Lévis needs clean water source before winter

Municipal officials are trying to find a way to supply clean water to about 55,000 people on Quebec City's south shore after contamination from the Lac-Mégantic train derailment.

City worries about water contamination from Lac-Mégantic derailment

A oil slick floats on the water at the local marina in Lac-Mégantic after the train derailment and explosion on July 9, 2013. (THE CANADIAN PRESS/Paul Chiasson)

Municipal officials in Lévis are searching for ways to supply clean drinking water to about 55,000 people on Quebec City's south shore after the Chaudière River was contaminated by oil that spilled from the Lac Mégantic train derailment.

The city is being temporarily supplied with water from the Beaurivage River, diverted through a system of aboveground pipes, though Lévis Mayor Danielle Roy-Marinelli fears those pipes will freeze in winter.

"We are continuing to work on the project to find the best solution," said Roy-Marinelli.

Roy-Marinelli says one option would be to upgrade the water filtration plant that treats water from the Chaudière River, to remove the chemicals found in it.

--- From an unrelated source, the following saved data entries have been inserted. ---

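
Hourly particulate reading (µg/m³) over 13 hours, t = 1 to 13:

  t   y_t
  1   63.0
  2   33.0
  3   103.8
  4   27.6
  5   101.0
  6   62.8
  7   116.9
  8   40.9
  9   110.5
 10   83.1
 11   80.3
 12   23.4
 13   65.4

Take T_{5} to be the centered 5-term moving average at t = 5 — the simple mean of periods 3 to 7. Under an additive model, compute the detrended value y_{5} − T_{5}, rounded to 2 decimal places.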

The city expects to spend more than $2 million by October on its temporary water source alone, and Roy-Marinelli says this does not include the cost of winterizing the pipes.

To date, the city has spent close to $1 million, the cost of which is being covered by the provincial government.

Roy-Marinelli says she hopes to find a solution to the city's water source problem before September 30, the date of the last council meeting before the beginning of the municipal election campaign.

A meeting is planned for Thursday between officials from Quebec's environment ministry and the three municipalities affected by contaminated drinking water.